From the foregoing statutory provisions it appears evident to us that the state printing and duplicating committee is possessed of certain discretionary functions in connection with the acquisition of duplicating and printing equipment by state agencies of the executive branch of government. Accordingly, it necessarily follows that the three statutory members of this committee are subject to the same rules respecting the nondelegability of discretionary functions as were recently spelled out and applied by the Washington supreme court in the cases of In re Puget Sound Pilots Ass'n, 63 Wn.2d 142, 385 P.2d 711 (1963), and Ledgering v. State, 63 Wn.2d 94, 385 P.2d 522 (1963).
In the Pilots Association case, the court was presented with a situation in which the then director of the department of labor and industries, who was statutorily a member of the state board of pilotage commissioners by virtue of RCW 88.16.010, had attempted to authorize another individual within the department to sit and act in his place. Finding no statutory authorization for such a delegation, the court held it invalid, saying:
[[Orig. Op. Page 3]]
"'The rule is well stated in 42 Am.Jur., Public Administrative Law § 73, as follows:
"'"It is a general principle of law, expressed in the maxim 'delegatus non potest delegare,' that a delegated power may not be further delegated by the person to whom such power is delegated.
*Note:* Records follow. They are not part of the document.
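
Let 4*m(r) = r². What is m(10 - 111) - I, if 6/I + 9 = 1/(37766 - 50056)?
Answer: 1128637771/442444 ≈ 2550.9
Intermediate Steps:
m(r) = r²/4
I = -73740/110611 (I = 6/(-9 + 1/(37766 - 50056)) = 6/(-9 + 1/(-12290)) = 6/(-9 - 1/12290) = 6/(-110611/12290) = 6*(-12290/110611) = -73740/110611 ≈ -0.66666)
m(10 - 111) - I = (10 - 111)²/4 - 1*(-73740/110611) = (¼)*(-101)² + 73740/110611 = (¼)*10201 + 73740/110611 = 10201/4 + 73740/110611 = 1128637771/442444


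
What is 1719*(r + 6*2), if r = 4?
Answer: 27504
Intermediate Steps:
1719*(r + 6*2) = 1719*(4 + 6*2) = 1719*(4 + 12) = 1719*16 = 27504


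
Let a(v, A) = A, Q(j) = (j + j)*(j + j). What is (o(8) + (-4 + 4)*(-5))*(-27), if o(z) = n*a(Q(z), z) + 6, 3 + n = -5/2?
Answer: 1026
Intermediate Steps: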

Apart from statute, whether administrative officers in whom certain powers are vested or upon whom certain duties are imposed may deputize others to exercise such powers or perform such duties usually depends upon whether the particular act or duty sought to be delegated is ministerial, on the one hand, or on the other, discretionary or quasi-judicial. Merely ministerial functions may be delegated to assistants whose employment is authorized, but there is no authority to delegate acts discretionary or quasi-judicial in nature. . . ."
"'There can be no doubt that the function of the board of pilotage commissioners in the instant case is of a judicial nature and not at all ministerial. A party appearing before the board in a proceeding of this kind is entitled to the consideration and judgment of the Director of the Department of Labor and Industries rather than that of some third person arbitrarily selected and designated by the director.'"
Similarly, in the Ledgering case, the court dealt with an attempt by the then director of the department of motor vehicles to delegate his discretionary power to suspend motor vehicle operators' licenses to a subordinate official of the department. In also holding this delegation to be invalid the court in this case expressed its reasoning as follows:
"We do not believe . . . that when the legislature vested in the director discretionary power to suspend motor vehicle operators' licenses, under the provisions of RCW 46.20.290, it, absent express declaration, intended the power of executive decision in this area be delegated by the director to assistants, or relegated to a simple mechanical process.
"Gathering, collating, and presenting such facts as may be required by the director, together with making appropriate recommendations, preparing, signing, and mailing [[Orig. Op. Page 4]] notices and orders in the name of the director are without doubt delegable duties. But, the basic responsibility and authority of exercising the discretion and power of decision, vested by RCW 46.20.290, rests exclusively with the director." (Emphasis supplied.)
Likewise, in the case of the state printing and duplicating committee, we find in the governing statutes no such "express declaration" of legislative intent to permit a delegation of any of the discretionary functions of that committee and its members. Therefore, we must, on the basis of these two 1963 cases, answer your present question in the negative; i.e., a member of the printing and duplicating committee may not designate an alternate, or substitute, to attend meetings of the committee and act in his or her behalf at those meetings.
We trust that the foregoing will be of assistance to you.